Chronic Neuropathic Pain in Women after Breast Cancer Treatment

Fozia Bokhari, RN, BN; Jo-Ann V. Sawatzky, RN, PhD


Pain Manag Nurs. 2009;10(4):197-205. 

In This Article


Chronic neuropathic pain is a complication that affects many women who have had surgery and other treatments for breast cancer. Knowledge gleaned from the four perspectives of the HRTI Model (i.e., physiologic, pathophysiologic, behavioral, and experiential) plus the personal and environmental factors, provides insight for nursing practice, education, and research.

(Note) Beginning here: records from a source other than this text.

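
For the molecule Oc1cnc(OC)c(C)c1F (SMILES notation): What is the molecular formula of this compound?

Walk through each heavy atom and fill implicit hydrogens from standard valence (C 4, N 3, O 2, S 2, halogen 1); for lowercase aromatic atoms, an aromatic c carries 1 H when it has two neighbours and 0 H with three, and aromatic n carries 0 H:
  atom 1: O, bond orders sum to 1 (valence 2) → 1 H
  atom 2: aromatic c, 3 neighbours → 0 H
  atom 3: aromatic c, 2 neighbours → 1 H
  atom 4: aromatic n, 2 neighbours → 0 H
  atom 5: aromatic c, 3 neighbours → 0 H
  atom 6: O, bond orders sum to 2 (valence 2) → 0 H
  atom 7: C, bond orders sum to 1 (valence 4) → 3 H
  atom 8: aromatic c, 3 neighbours → 0 H
  atom 9: C, bond orders sum to 1 (valence 4) → 3 H
  atom 10: aromatic c, 3 neighbours → 0 H
  atom 11: F (halogen, monovalent) → 0 H
Totals → C:7, H:8, F:1, N:1, O:2.

C7H8FNO2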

Although it is expected that surgery will involve acute pain as the surgical site heals, when that pain persists beyond the normal healing time these women may associate the continued pain with breast cancer recurrence. Nurses should reassure these women that the chronic neuropathic pain is an adverse consequence of treatment and not the cancer recurring. Specific to the pathophysiology of this human response, the etiology is multifactorial, thus creating a challenge for nurses to develop effective intervention strategies. Knowledge of the behavioral and experiential responses facilitates the completion of accurate and holistic assessments and achievement of the goal of prevention and early detection of PPBT. Nurses can also provide timely interventions and ongoing evaluation of this syndrome. Nurses should increase awareness of this chronic pain disorder by providing education to both health care professionals and patients. Finally, nursing research should address the gaps in the literature, with the ultimate goal of improving outcomes and enhancing the quality of life for women suffering from chronic neuropathic PPBT.